In a portion of the Lehman examiner’s report unsealed Wednesday, Anton Valukas, appointed to investigate the circumstances surrounding Lehman Brother’s collapse and liquidation, says that the failed investment bank may have cause to sue Goldman Sachs and Barclays for what might be a “fraudulent transaction.”

Lehman Brothers
Bert van Dijk
Lehman Brothers

The transaction transferred $2 billion in assets from C.M.E. Group, which operates the Chicago and New York mercantile exchanges. The assets were collateral and clearing deposits held by C.M.E. and linked to Lehman’s futures and options contracts — proprietary trades that Goldman, Barclays, and another firm, DRW Trading, would take on along with the collateral transfer in question.

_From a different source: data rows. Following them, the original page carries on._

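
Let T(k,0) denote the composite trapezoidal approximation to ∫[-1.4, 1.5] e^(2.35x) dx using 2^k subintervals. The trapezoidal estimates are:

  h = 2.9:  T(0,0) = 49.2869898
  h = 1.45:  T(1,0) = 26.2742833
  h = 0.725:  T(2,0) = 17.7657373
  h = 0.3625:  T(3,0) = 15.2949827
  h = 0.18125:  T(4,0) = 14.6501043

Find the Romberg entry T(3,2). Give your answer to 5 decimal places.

14.44085

T(2,1) = (4·17.7657373 − 26.2742833) / 3 = 14.9295553
T(3,1) = (4·15.2949827 − 17.7657373) / 3 = 14.4713978
T(3,2) = (16·14.4713978 − 14.9295553) / 15 = 14.4408540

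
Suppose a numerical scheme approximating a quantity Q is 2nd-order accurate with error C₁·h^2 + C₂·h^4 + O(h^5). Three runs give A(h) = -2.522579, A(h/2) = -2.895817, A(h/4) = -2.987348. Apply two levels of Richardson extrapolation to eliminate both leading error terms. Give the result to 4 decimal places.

-3.0177

First eliminate the h^2 term (factor 2^2 = 4):
  B₁ = (4·(-2.895817) − (-2.522579))/3 = -3.020230
  B₂ = (4·(-2.987348) − (-2.895817))/3 = -3.017858
Then eliminate the h^4 term (factor 2^4 = 16):
  (16·(-3.017858) − (-3.020230))/15 = -3.017700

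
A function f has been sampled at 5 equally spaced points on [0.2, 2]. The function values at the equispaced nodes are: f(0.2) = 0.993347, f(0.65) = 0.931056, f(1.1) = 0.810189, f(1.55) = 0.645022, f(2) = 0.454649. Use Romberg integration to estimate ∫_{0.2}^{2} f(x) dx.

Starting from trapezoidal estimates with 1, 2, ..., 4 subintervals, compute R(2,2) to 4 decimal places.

1.4059

R(0,0) (trapezoid, 1 panel, h=1.8000): 1.303196
R(1,0) (trapezoid, 2 panels, h=0.9000): 1.380768
R(2,0) (trapezoid, 4 panels, h=0.4500): 1.399619
R(1,1) = 1.380768 + (1.380768 − 1.303196)/3 = 1.406625
R(2,1) = 1.399619 + (1.399619 − 1.380768)/3 = 1.405903
R(2,2) = 1.405903 + (1.405903 − 1.406625)/15 = 1.405855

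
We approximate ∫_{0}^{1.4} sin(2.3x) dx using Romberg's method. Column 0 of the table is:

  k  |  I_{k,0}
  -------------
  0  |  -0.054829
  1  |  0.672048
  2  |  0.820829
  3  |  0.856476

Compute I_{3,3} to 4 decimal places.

I_{1,1} = 0.672048 + (0.672048 − (-0.054829))/3 = 0.914340
I_{2,1} = (4·0.820829 − 0.672048) / 3 = 0.870423
I_{3,1} = 0.856476 + (0.856476 − 0.820829)/3 = 0.868358
I_{2,2} = (16·0.870423 − 0.914340) / 15 = 0.867495
I_{3,2} = 0.868358 + (0.868358 − 0.870423)/15 = 0.868220
I_{3,3} = (64·0.868220 − 0.867495) / 63 = 0.868232

0.8682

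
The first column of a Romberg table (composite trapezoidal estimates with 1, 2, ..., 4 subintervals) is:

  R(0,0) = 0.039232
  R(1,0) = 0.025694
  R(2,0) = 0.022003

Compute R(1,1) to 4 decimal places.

0.0212

Richardson extrapolation on the trapezoidal column (denominator 4−1=3):
R(1,1) = (4·0.025694 − 0.039232) / 3 = 0.021181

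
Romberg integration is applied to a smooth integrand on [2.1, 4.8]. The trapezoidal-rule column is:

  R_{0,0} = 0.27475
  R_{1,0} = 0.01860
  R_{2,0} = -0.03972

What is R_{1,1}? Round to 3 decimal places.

-0.067

Richardson extrapolation on the trapezoidal column (denominator 4−1=3):
R_{1,1} = 0.01860 + (0.01860 − 0.27475)/3 = -0.06678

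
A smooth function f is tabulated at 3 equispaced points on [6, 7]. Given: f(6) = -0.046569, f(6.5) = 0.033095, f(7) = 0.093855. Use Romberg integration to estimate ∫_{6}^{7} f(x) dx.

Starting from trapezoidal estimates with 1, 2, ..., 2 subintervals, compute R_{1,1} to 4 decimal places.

0.0299

R_{0,0} (trapezoid, 1 panel, h=1.0000): 0.023643
R_{1,0} (trapezoid, 2 panels, h=0.5000): 0.028369
R_{1,1} = 0.028369 + (0.028369 − 0.023643)/3 = 0.029944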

The transfer resulted in “a loss to Lehman exceeding $1.2 billion,” according to the newly disclosed section of the report that James M. Peck, bankruptcy judge for the southern district of New York, ordered to be unsealed Wednesday.

“The Examiner concludes that an argument can be made that the transfers at issue were fraudulent transfers avoidable” under bankruptcy law, the examiner’s report states.

Referring to Lehman Brothers International, the report later says “LBI may have a colorable claim against CME, or any of the firms that bought LBI’s positions at a steep discount during the liquidation ordered by the CME, for the losses that LBI sustained as a result of the forced sale of house positions held for the benefit of LBI and its affiliates.”

On the other hand, both the clearing house and the parties receiving the Lehman assets could well be protected from suits, the examiner noted.

[T]he Examiner concludes that the evidence does not support the existence of colorable claims because (i) the CME and its officers likely would be immune because the CME acted within its statutory role as a self? regulator of its exchanges, (ii) the Commodity Exchange Act (“CEA”)6839 likely would preempt most suits against both the CME or the transferees, and (iii) the transfers likely were protected from avoidance by the safe?harbor provisions of the Bankruptcy Code.

Goldman and Barclays declined to comment.

“At the request of the CME, DRW submitted bids for the Lehman portfolios and was the best bidder for three of the five portfolios,” DRW said Wednesday on its Web site. “We were able to provide competitive pricing for these very large, complex and risky portfolios in a period of unprecedented market turmoil.”